In an earlier article, I argued that employers today are no longer searching simply for people who possess technical knowledge. Increasingly, they seek individuals who can communicate, collaborate, solve unfamiliar problems, think creatively and adapt to change. Artificial intelligence can retrieve information within seconds. What remains uniquely human is the ability to interpret information, combine perspectives and generate original solutions.
These are not skills that suddenly appear during university or employment. They are habits of mind developed over many years. A child who has explored sustainability through science, economics, literature and art is already learning to approach problems from multiple perspectives. A child who has investigated ancient civilisations through history, engineering, mathematics and storytelling is unconsciously developing systems thinking. These experiences cultivate flexibility, curiosity and intellectual confidence long before anyone speaks about employability.

Ironically, thematic learning is sometimes criticised for being less academically rigorous because it does not fit neatly into traditional subject divisions. The opposite is true. Effective thematic learning demands careful planning from teachers, ensuring that curriculum objectives from multiple subjects are addressed while maintaining meaningful connections. Done well, it requires greater professional expertise, not less.

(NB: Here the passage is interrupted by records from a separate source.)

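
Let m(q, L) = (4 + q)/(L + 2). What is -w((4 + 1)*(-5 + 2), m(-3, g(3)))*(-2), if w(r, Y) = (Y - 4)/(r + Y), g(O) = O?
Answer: 19/37 ≈ 0.51351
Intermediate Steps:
m(q, L) = (4 + q)/(2 + L)
w(r, Y) = (-4 + Y)/(Y + r)
-w((4 + 1)*(-5 + 2), m(-3, g(3)))*(-2) = -(-4 + (4 - 3)/(2 + 3))/((4 - 3)/(2 + 3) + (4 + 1)*(-5 + 2))*(-2) = -(-4 + 1/5)/(1/5 + 5*(-3))*(-2) = -(-4 + (⅕)*1)/((⅕)*1 - 15)*(-2) = -(-4 + ⅕)/(⅕ - 15)*(-2) = -(-19)/((-74/5)*5)*(-2) = -(-5)*(-19)/(74*5)*(-2) = -1*19/74*(-2) = -19/74*(-2) = 19/37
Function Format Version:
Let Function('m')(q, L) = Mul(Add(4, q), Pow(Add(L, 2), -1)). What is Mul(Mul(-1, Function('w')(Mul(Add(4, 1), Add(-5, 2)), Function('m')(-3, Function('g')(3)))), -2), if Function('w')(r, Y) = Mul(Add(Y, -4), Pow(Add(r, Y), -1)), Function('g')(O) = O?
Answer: Rational(19, 37) ≈ 0.51351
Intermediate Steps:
Function('m')(q, L) = Mul(Pow(Add(2, L), -1), Add(4, q)) (Function('m')(q, L) = Mul(Add(4, q), Pow(Add(2, L), -1)) = Mul(Pow(Add(2, L), -1), Add(4, q)))
Function('w')(r, Y) = Mul(Pow(Add(Y, r), -1), Add(-4, Y)) (Function('w')(r, Y) = Mul(Add(-4, Y), Pow(Add(Y, r), -1)) = Mul(Pow(Add(Y, r), -1), Add(-4, Y)))
Mul(Mul(-1, Function('w')(Mul(Add(4, 1), Add(-5, 2)), Function('m')(-3, Function('g')(3)))), -2) = Mul(Mul(-1, Mul(Pow(Add(Mul(Pow(Add(2, 3), -1), Add(4, -3)), Mul(Add(4, 1), Add(-5, 2))), -1), Add(-4, Mul(Pow(Add(2, 3), -1), Add(4, -3))))), -2) = Mul(Mul(-1, Mul(Pow(Add(Mul(Pow(5, -1), 1), Mul(5, -3)), -1), Add(-4, Mul(Pow(5, -1), 1)))), -2) = Mul(Mul(-1, Mul(Pow(Add(Mul(Rational(1, 5), 1), -15), -1), Add(-4, Mul(Rational(1, 5), 1)))), -2) = Mul(Mul(-1, Mul(Pow(Add(Rational(1, 5), -15), -1), Add(-4, Rational(1, 5)))), -2) = Mul(Mul(-1, Mul(Pow(Rational(-74, 5), -1), Rational(-19, 5))), -2) = Mul(Mul(-1, Mul(Rational(-5, 74), Rational(-19, 5))), -2) = Mul(Mul(-1, Rational(19, 74)), -2) = Mul(Rational(-19, 74), -2) = Rational(19, 37)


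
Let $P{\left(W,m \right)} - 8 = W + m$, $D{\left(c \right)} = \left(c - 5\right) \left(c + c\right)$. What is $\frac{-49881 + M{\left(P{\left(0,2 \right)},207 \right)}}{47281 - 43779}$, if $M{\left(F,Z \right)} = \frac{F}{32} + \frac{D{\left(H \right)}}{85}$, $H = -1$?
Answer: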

So why do relatively few schools embrace it, particularly in Sri Lanka? Part of the answer lies in our examination culture. Schools are often judged by measurable examination results, encouraging rigid timetables and subject-centred teaching from increasingly younger ages. Teachers already face crowded syllabuses and heavy administrative responsibilities, leaving little time to collaboratively design integrated learning experiences. Many were themselves educated in compartmentalised systems and have had limited opportunities to experience thematic teaching during their own training.
Perhaps the greatest obstacle, however, is mindset. We have become accustomed to believing that education is about covering content rather than constructing understanding. We ask whether children have completed the syllabus before asking whether they have actually made sense of it. Thematic learning is not about abandoning subjects. Mathematics remains mathematics. Science remains science. Literature remains literature. It is about helping children recognise that the world does not divide itself according to our timetables. Climate change, public health, technological innovation and social justice are not single-subject problems. They demand people who can integrate knowledge across disciplines and see relationships where others see boundaries.
If we truly want future generations who can innovate rather than imitate, who can solve problems rather than simply pass examinations, then perhaps the conversation should begin much earlier than secondary school or university. It should begin in the primary classroom, where children first discover that learning is not about collecting disconnected pieces of information, but about seeing how those pieces fit together to form a much bigger picture.